Another form of bronze torque found in Britain is made from a plain piece of wire, hammered out at each end into a broad, nearly quadrangular, plate.

That shown in Fig. 470 lay near the head of a contracted skeleton at Yarnton, four miles from Oxford, at a spot which seems to have been a prehistoric cemetery. I obtained it through the kindness of Professor Rolleston when visiting the place. The ends are ornamented by hammer marking. In a line with the wire forming the torque is a slightly raised flat band perpendicularly fluted; the expanding parts above and below are fluted horizontally. A herald would engrave “azure, a fesse gules” in the same manner, but with the lines much closer together. Two torques of the same character, found at Lumphanan, Aberdeenshire, are in the Antiquarian Museum at Edinburgh.
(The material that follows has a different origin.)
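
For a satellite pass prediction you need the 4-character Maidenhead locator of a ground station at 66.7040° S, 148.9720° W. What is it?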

The form probably belongs to the close of the Bronze Period, if not indeed to the Late Celtic or Early Iron Age.

Fig. 471.—Montgomeryshire. ⅔

A torque about 5 inches in diameter, described as of copper, made of a simple wire, with the ends turned back so as to form hooks, and on each a lenticular button of metal, was found near Winslow, Bucks,[1467] and may also be Late Celtic.

Another form of torque is made from a stout wire expanding into small flat discs at the end, a type which is also common among bracelets both in bronze and gold. A torque of this kind, together with a bracelet, is shown in Fig. 471, kindly lent by the Council of the Society of Antiquaries.

These objects were found with seven others in the parish of Llanrhaiadaryn-Mochnant, Montgomeryshire.[1468] One of them is said to have had pendants upon it. Several of them were too small to have served as torques for the neck, and were most probably bracelets or anklets. To these penannular ornaments I shall have to refer further on.

The other varieties of torques found in Britain seem decidedly to belong to the Late Celtic rather than to the Bronze Period, so that a brief notice of them will suffice. They are frequently made in two halves, hinged or dowelled together, and are often decorated with a series of ornamental beads.